Der Landrat des Kreises Daun, Weismüller, war ebenfalls im Januar 1923 durch die Interalliierte Rheinlandkommission seines Amtes enthoben worden. Er hatte - sehr zum Ärger der französischen Offiziere - nie persönlich mit dem Kreisdelegierten Louvet verhandelt. Seinen Nachfolger, Dr. Varain, verhafteten die Franzosen am 24. Januar 1923 gegen 22 Uhr während einer Dienstfahrt auf der Straße zwischen Dockweiler und Daun. Erst drei Tage später teilte der Kreisdelegierte dem Bürgermeister mit, dass Dr. Varain ausgewiesen worden sei. Dieser wurde in Mainz wegen feindlicher Haltung gegenüber der Besatzung zu einem Jahr Gefängnis verurteilt.

Am 6. Februar 1923 hatte die deutsche Eisenbahnverwaltung auf sämtlichen Bahnhöfen, die von den Franzosen besetzt waren, den Zugverkehr eingestellt. Auch in Gerolstein ruhte seit diesem Tage der Verkehr, weil die Bahnbeamten und -arbeiter sich weigerten, für die Franzosen Dienst zu tun. Die Folge war, dass in der Nacht zum 28. Februar Bürgermeister Sollhe in seiner Wohnung von französischen Soldaten wegen Nichtbefolgung von Befehlen und Lässigkeit bei Unterdrückung von Unruhen verhaftet und nach Trier gebracht wurde. Er wurde mit seiner Familie ausgewiesen. Am nächsten Tag folgten weitere Verhaftungen Gerolsteiner Bürger, die von Trier aus über Limburg in das nichtbesetzte Reichsgebiet ausgewiesen wurden.
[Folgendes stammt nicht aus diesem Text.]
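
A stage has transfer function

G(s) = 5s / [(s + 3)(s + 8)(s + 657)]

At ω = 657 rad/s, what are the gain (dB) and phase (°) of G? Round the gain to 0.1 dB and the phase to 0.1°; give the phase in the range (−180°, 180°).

-101.7 dB, -134.0°

At s = jω = j657:
zero at origin: s = j657 → |·| = 657, ∠ = 90.00°
pole (s+3): 3 + j657 → |·| = √(3²+657²) = √431658 ≈ 657.01, ∠ = arctan(657/3) ≈ 89.74°
pole (s+8): 8 + j657 → |·| = √(8²+657²) = √431713 ≈ 657.05, ∠ = arctan(657/8) ≈ 89.30°
pole (s+657): 657 + j657 → |·| = √(657²+657²) = √863298 ≈ 929.14, ∠ = arctan(657/657) ≈ 45.00°
|G| = 5 · 657 / 4.011e+08 ≈ 8.19e-06
Gain = 20 log₁₀(8.19e-06) ≈ -101.73 dB
∠G = 90.00° − 224.04° = -134.04°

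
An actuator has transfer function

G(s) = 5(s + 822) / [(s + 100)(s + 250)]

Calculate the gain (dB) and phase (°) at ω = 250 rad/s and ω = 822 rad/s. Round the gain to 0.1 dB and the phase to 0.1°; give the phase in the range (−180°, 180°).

ω = 250: -26.9 dB, -96.3°; ω = 822: -41.8 dB, -111.1°

At s = jω = j250:
zero (s+822): 822 + j250 → |·| = √(822²+250²) = √738184 ≈ 859.18, ∠ = arctan(250/822) ≈ 16.92°
pole (s+100): 100 + j250 → |·| = √(100²+250²) = √72500 ≈ 269.26, ∠ = arctan(250/100) ≈ 68.20°
pole (s+250): 250 + j250 → |·| = √(250²+250²) = √125000 ≈ 353.55, ∠ = arctan(250/250) ≈ 45.00°
|G| = 5 · 859.18 / 95197 ≈ 0.045126
Gain = 20 log₁₀(0.045126) ≈ -26.91 dB
∠G = 16.92° − 113.20° = -96.28°

At s = jω = j822:
zero (s+822): 822 + j822 → |·| = √(822²+822²) = √1351368 ≈ 1162.5, ∠ = arctan(822/822) ≈ 45.00°
pole (s+100): 100 + j822 → |·| = √(100²+822²) = √685684 ≈ 828.06, ∠ = arctan(822/100) ≈ 83.06°
pole (s+250): 250 + j822 → |·| = √(250²+822²) = √738184 ≈ 859.18, ∠ = arctan(822/250) ≈ 73.08°
|G| = 5 · 1162.5 / 7.1145e+05 ≈ 0.0081699
Gain = 20 log₁₀(0.0081699) ≈ -41.76 dB
∠G = 45.00° − 156.14° = -111.14°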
Nicht nur bei den Beamten, auch bei Gewerbetreibenden und Arbeitern wuchs die Angst vor der Ausweisung, zumal der damalige französische Ortskommandant verlauten ließ, er werde die Stadt Gerolstein derart peinigen, dass kein Mensch mehr dort wohnen möchte; er werde sie im wahrsten Sinne des Wortes zu einer toten Stadt machen, wenn der Widerstand, den man ihm leiste, nicht aufhöre. Angesichts dieser Drohung und anderer Terrormaßnahmen - 600 Personen waren zu der Zeit bereits aus Gerolstein ausgewiesen, bis zum Ende des Widerstandes stieg die Zahl auf 1400 - fanden sich einige Gerolsteiner bereit, der »Rheinischen Bewegung« beizutreten, um der Ausweisung zu entgehen. Sie waren deshalb noch lange nicht alle Separatisten.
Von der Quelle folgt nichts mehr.